The streets were quiet that morning. Too quiet.
Every step echoed off broken glass and empty walls like the city itself was whispering back at us. I'd been walking for hours with Jordan, Maya, and Leo — our boots crunching through the dust of what used to be people's lives. Cars sat rusted in the middle of the road, their doors hanging open, as if everyone just vanished mid-scream.
Zane walked ahead of us for a while, scanning rooftops, his movements sharp and deliberate. Then, halfway through an old shopping district, he stopped.
"I'll scout ahead," he said flatly, his voice colder than usual.
I knew what that meant. He was staying away because of the humans. The smell, the sound — they reminded him too much of what he used to be. I wanted to say something, but before I could, he was gone, melting into the shadows like smoke.
We kept moving.
Maya pointed at a group of shambling shapes down the street. "Five… maybe six."
Jordan unsheathed his katana, Leo swung his bat against his shoulder with that half-cocky grin he always had before a fight.
"Let's clean up," Jordan said.
We moved fast and silent.
Leo cracked the first one across the jaw — bone shattered. Maya ducked under a grab and shoved a knife through a skull. Jordan's blade sliced through the air, clean and deadly. I handled the last two with the machete, my muscles moving on instinct from weeks of Zane's training.
When it was done, the street was silent again — except for our breathing.
By dusk, we reached the edge of what looked like a massive park. The trees were still alive, green even, and walls made of cars, scrap metal, and wooden planks surrounded the area. Smoke rose from a few fires inside.
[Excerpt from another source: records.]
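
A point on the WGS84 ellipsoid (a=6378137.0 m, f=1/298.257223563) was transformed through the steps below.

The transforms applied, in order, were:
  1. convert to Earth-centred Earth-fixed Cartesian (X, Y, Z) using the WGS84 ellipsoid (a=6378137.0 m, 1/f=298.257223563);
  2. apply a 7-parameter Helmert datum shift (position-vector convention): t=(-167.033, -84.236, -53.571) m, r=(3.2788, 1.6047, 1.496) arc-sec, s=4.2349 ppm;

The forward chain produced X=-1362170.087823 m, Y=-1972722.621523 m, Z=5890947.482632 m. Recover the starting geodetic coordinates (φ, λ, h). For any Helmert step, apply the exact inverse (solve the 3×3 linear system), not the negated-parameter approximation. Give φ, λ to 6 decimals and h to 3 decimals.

φ=67.992219°, λ=-124.625627°, h=247.016 m

start: X=-1362170.0878, Y=-1972722.6215, Z=5890947.4826 m
→ Helmert⁻¹: X=-1362057.4241, Y=-1972526.5092, Z=5890996.8648
→ geod (Bowring, a=6378137.000): φ=67.99221900°, λ=-124.62562700°, h=247.0160 m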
Leo whistled softly. "Looks like someone beat us to it."
As we got closer, voices called from the walls. Guns aimed down.
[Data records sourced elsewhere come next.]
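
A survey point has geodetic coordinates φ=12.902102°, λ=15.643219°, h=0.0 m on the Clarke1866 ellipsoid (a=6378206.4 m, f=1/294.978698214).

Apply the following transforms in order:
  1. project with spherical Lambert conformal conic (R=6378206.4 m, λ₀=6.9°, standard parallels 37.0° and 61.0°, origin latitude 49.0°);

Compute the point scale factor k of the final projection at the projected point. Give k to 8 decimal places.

1.17030043

start: φ=12.902102°, λ=15.643219°, h=0.000 m
→ into lcc (λ₀=6.9°): φ=12.90210200°, λ−λ₀=8.74321900°
scale k = 1.17030043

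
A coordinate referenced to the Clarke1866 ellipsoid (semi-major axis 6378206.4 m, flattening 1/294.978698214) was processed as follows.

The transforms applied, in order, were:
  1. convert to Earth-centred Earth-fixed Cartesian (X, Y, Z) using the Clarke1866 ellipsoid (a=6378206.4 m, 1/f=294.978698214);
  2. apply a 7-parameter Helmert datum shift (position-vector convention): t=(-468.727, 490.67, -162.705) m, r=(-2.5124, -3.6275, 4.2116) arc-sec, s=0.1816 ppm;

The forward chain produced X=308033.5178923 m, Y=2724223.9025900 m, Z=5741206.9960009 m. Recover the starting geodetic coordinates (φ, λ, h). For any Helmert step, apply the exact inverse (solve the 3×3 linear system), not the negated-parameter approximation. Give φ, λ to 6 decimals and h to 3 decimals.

start: X=308033.5179, Y=2724223.9026, Z=5741206.9960 m
→ Helmert⁻¹: X=308658.7733, Y=2723656.5028, Z=5741396.4055
→ geod (Bowring, a=6378206.400): φ=64.62992800°, λ=83.53453100°, h=1589.1670 m

φ=64.629928°, λ=83.534531°, h=1589.167 m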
"Identify yourselves!" a man shouted.
Jordan raised his hands. "Travelers! We're not infected!"
After a tense moment, the gates opened.
Inside was something I hadn't seen in months — life. People talking, cooking, patching tents. Maybe forty or fifty survivors in total. Children laughing. Adults building. Hope.
We were given food, a place to rest. Maya smiled for the first time in weeks. Leo helped some of the guards reinforce a wall. Jordan talked to their leader — a woman named Grace who looked like she'd seen more hell than any of us combined.
For a few days, it almost felt normal.
But every night, I'd look out at the dark horizon, waiting for that familiar figure to reappear.
Zane always came back.
He always did.
But this time… he was taking longer than usual.